This semester is a rebranding semester for Battlewhale, once known as MU Sketch.
MU Sketch used to be two teams of six people each. This year, the two teams of the sketch comedy group combined forces to form a single group of 12 members.
Junior Dan Leo, Battlewhale’s assistant director, said he feels that it as the best choice because of reliability and what the team has represented.
“Battlewhale has always had a distinct style, more minimalistic and with an edge of weirdness,” Leo said. “It wasn’t afraid to make the audience uneasy, which I always admire. Battlewhale is the only team name that stayed consistent, so that’s why, when we melded them all into one team, we chose that team. It’s the one that had the highest brand value to us and to the people who had come seen our shows. They knew what Battlewhale was.”
Many of the team members also participate in the two other comedy groups on campus: Comedy Wars and MU Improv. But where those groups use improvisational comedy, Battlewhale writes scripts for the majority of what they perform.
“Instead of aligning more with Improv Olympics or Saturday Night Live, we function more like Second City or Groundlings, where we come up with different sketches that are based around improv but are fleshed out through writing,” Leo said.
Functioning as one larger team produces numerous positive effects on the group’s productions.
The lengths of performances have decreased from two and a half hours down to one hour. More people can now be onstage within a sketch as extras and secondary characters.
The melding of the teams also creates stronger relationships between team members. Junior Hailey Moore, Battlewhale’s president, said she believes that a huge part of sketch comedy success is when performers share a close bond.
“It’s really hard to have a more concise and complete show if you have two teams that are close but who aren’t really intermingled with one another,” Moore said. “That completely shows on stage. You can 100 percent tell if people have that chemistry on stage and it’s not left on stage. You can tell if those people are friends and having fun, and that’s a huge part of having a successful show.”
The process of creating the sketch comedy productions entails six steps: brainstorming, writing, revising, structuring, casting and rehearsing. Every single person writes, revises and acts in a sketch. For the first two weeks of the semester, the members brainstorm.

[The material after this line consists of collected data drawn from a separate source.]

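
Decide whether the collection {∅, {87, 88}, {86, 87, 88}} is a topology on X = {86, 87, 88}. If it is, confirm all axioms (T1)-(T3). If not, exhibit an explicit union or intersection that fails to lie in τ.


τ IS a topology on X.

Axiom (T1): ∅ ∈ τ? Yes; X ∈ τ? Yes.
Axiom (T2/T3): check pairwise unions and intersections of members of τ.
All pairwise intersections and unions checked — each lies in τ. Therefore τ satisfies (T1), (T2), (T3): it IS a topology on X.


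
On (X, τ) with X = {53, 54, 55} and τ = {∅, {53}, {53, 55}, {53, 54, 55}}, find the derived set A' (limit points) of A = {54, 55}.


A' = {54}

For each x ∈ X, list the open sets U ∈ τ with x ∈ U, then check whether U ∩ (A ∖ {x}) ≠ ∅ for every such U.
  x = 53: open {53} ∋ x has {53} ∩ (A ∖ {53}) = ∅, so x is NOT a limit point.
  x = 54: opens ∋ x are {53, 54, 55}; each meets A ∖ {54}, so x IS a limit point.
  x = 55: open {53, 55} ∋ x has {53, 55} ∩ (A ∖ {55}) = ∅, so x is NOT a limit point.
Collecting: A' = {54}.


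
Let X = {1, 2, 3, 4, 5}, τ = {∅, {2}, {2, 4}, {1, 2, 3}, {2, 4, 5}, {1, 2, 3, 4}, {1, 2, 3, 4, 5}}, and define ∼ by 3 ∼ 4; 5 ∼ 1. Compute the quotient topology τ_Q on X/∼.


X/∼ = {[1=5], [2], [3=4]}; |τ_Q| = 3.

Equivalence classes: [1=5], [2], [3=4].
Quotient map π: X → X/∼ sends 1 ↦ [1=5], 2 ↦ [2], 3 ↦ [3=4], 4 ↦ [3=4], 5 ↦ [1=5].
For each subset V ⊆ X/∼, compute π^{-1}(V) ⊆ X and check whether π^{-1}(V) ∈ τ. V is open in τ_Q iff π^{-1}(V) ∈ τ.
  V = {}: π^{-1}(V) = ∅ ∈ τ ✓.
  V = {[1=5]}: π^{-1}(V) = {1, 5} ∉ τ ✗.
  V = {[2]}: π^{-1}(V) = {2} ∈ τ ✓.
  V = {[1=5], [2]}: π^{-1}(V) = {1, 2, 5} ∉ τ ✗.
  V = {[3=4]}: π^{-1}(V) = {3, 4} ∉ τ ✗.
  V = {[1=5], [3=4]}: π^{-1}(V) = {1, 3, 4, 5} ∉ τ ✗.
  V = {[2], [3=4]}: π^{-1}(V) = {2, 3, 4} ∉ τ ✗.
  V = {[1=5], [2], [3=4]}: π^{-1}(V) = {1, 2, 3, 4, 5} ∈ τ ✓.
Open sets in the quotient: τ_Q = {{}, {[2]}, {[1=5], [2], [3=4]}} (3 elements).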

“We roundtable ideas and hash out what we think could work and what we think is best left off the stage and in people’s imaginations,” Moore said.
Some people work individually and others work on sketches in pairs or larger groups to write scripts, which takes a month. Then editing workshops begin, followed by finalization of what will be in the show.
Once the organization chooses the sketches, directors assign acting roles. The rest of the time before performances is spent practicing.
Battlewhale Vice President and sophomore Josh Ejnes said many changes are made during these rehearsals.
“When we see how one person plays a character, we might make them do it a different way,” Ejnes said. “Over the few months between when the sketches are written and the final performances, there are a lot of changes we do mainly through performing over and over again until we’re almost sick of them.”
It takes an entire semester to coordinate the one weekend of shows that the organization puts on at the end of each semester. Moore said she believes that the time the team takes to create the show reflects in the quality of the final product.
“With sketch, I think you just get a more complete show,” Moore said. “You have more time to hash out the humor and make it more thematically set. Most of the time it’s successful, and with the other (improv) comedy groups, it’s a hit or miss. With sketch, you normally have a pretty consistent and good show.”
Battlewhale members enjoy bringing laughter to their audiences at a critical time of the semester.
“I think it brings a huge element of stress relief, especially when our shows end up falling at the end of the semester when everybody is stressed out of their minds and they all have finals in a couple of weeks, and everyone has those last-minute projects they have to get done,” Moore said. “We help people laugh and let go at least for a couple nights.”
Next semester, Battlewhale members plan to focus more on marketing and creating video sketches in addition to shaping its show for the spring semester. The group wants to inspire people who want to be involved with comedy.
“We want to be a place where people who want to do sketch comedy feel like they could come and learn, like an open environment,” Ejnes said.